De Wouwse plantage

Een laan met beuken op de Wouwse Plantage. (Foto: Mark Faase, 2008, Wikimedia Commons)

Een laan met beuken op de Wouwse Plantage. (Foto: Mark Faase, 2008, Wikimedia Commons)

In het begin van de zestiende eeuw vonden enkele van de aristocratische grootgrondbezitters in Brabant een nieuwe manier om hun bezittingen te gelde te maken. Zowel de heren van Bergen op Zoom als die van Breda begonnen toen – als eersten in Nederland − met bosbouw.

Hieruit ontstonden twee landgoederen die nog altijd tot de landschappelijke parels van Brabant behoren. Het Mastbos bij Breda is het oudste nog bestaande dennenbos van Nederland met indrukwekkende exemplaren die weliswaar niet meer uit de begintijd dateren, maar niettemin getuigen van de eeuwenoude geschiedenis.
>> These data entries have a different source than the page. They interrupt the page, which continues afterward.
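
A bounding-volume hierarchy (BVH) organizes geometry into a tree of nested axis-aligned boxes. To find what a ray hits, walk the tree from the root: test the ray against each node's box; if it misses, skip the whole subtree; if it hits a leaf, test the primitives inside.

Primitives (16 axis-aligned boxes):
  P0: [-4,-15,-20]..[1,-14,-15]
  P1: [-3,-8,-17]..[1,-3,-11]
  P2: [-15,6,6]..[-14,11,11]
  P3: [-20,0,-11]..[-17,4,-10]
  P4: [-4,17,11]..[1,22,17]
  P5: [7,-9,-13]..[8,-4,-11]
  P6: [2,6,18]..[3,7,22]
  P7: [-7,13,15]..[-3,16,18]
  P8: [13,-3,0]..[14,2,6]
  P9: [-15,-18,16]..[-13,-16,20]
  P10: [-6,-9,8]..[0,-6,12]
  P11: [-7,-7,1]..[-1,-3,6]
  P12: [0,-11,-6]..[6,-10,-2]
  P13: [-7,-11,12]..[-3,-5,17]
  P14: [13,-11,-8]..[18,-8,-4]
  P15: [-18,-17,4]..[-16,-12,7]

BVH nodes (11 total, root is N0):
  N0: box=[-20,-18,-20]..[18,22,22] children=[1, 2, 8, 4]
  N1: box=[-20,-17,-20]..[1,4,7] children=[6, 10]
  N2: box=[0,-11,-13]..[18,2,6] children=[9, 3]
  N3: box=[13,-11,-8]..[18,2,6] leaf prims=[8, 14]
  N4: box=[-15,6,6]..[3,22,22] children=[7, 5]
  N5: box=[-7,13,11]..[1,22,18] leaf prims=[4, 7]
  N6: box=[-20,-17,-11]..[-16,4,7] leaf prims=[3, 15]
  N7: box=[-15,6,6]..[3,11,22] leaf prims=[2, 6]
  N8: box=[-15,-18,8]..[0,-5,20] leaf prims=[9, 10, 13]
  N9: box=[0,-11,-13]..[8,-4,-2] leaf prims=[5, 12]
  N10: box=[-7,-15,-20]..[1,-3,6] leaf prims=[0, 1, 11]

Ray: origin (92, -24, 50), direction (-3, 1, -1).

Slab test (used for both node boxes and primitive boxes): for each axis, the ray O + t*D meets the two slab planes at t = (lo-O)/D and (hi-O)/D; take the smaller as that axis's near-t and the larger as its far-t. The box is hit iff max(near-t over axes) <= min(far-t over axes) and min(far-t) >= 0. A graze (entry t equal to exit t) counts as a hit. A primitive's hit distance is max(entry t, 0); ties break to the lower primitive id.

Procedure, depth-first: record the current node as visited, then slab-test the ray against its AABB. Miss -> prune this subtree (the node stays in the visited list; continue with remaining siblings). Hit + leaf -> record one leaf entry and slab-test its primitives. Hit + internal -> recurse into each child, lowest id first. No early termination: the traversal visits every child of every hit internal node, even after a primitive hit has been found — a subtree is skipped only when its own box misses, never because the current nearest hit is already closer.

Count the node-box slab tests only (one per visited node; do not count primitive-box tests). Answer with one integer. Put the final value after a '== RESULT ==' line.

Trace the traversal:
N0 x:[74/3,112/3] y:[6,46] z:[28,70] -> hit [28,112/3], descend [1, 2, 4, 8]
  N1 x:[91/3,112/3] y:[7,28] z:[43,70] -> miss, prune
  N2 x:[74/3,92/3] y:[13,26] z:[44,63] -> miss, prune
  N4 x:[89/3,107/3] y:[30,46] z:[28,44] -> hit [30,107/3], descend [5, 7]
    N5 x:[91/3,33] y:[37,46] z:[32,39] -> miss, prune
    N7 x:[89/3,107/3] y:[30,35] z:[28,44] -> hit [30,35] leaf, test {P2(miss), P6@t=30}
  N8 x:[92/3,107/3] y:[6,19] z:[30,42] -> miss, prune

Visited [0, 1, 2, 4, 5, 7, 8]. Tests: 7 box, 1 leaf. Nearest: P6.

== RESULT ==
7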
Aan het eind van de middeleeuwen was de Grove Den (of mastboom) in Nederland vrijwel uitgestorven. De ommekeer kwam toen graaf Hendrik III van Nassau (1483-1538), heer van Breda, twintig zakken met dennenzaad liet overkomen uit Neurenberg. Dat werd in 1515 ingezaaid in de heidevelden ten zuiden van Breda. Het Mastbos dat hieruit ontstond, opgedeeld in vakken en doorsneden met kaarsrechte lanen, was niet alleen voor de bosbouw bedoeld, maar ook voor de jacht. Het zou in de eeuwen nadien nog aanzienlijk worden uitgebreid. Tien jaar eerder al had de heer van Bergen op Zoom, Jan III van Glymes (1452-1532), opdracht gegeven om in de nabijheid van het kasteel van Wouw, een bos aan te leggen ten behoeve van de houtproductie. Die aanplant van eiken, elzen en kastanjebomen zou uitgroeien tot de Wouwse Plantage.

Wouwse en Huijbregse plantage

Kaart van de Huijbregse en Wouwse Plantages uit circa 1600. Gemaakt door een anonieme cartograaf in opdracht van de Raad en Rekenkamer in Bergen op Zoom. (Bron: Westbrabants Archief)

Op de manuscriptkaart van omstreeks 1600, een juweeltje uit het archief van de Raad en Rekenkamer van Bergen op Zoom, is het eerste resultaat van de aanplant in beeld gebracht.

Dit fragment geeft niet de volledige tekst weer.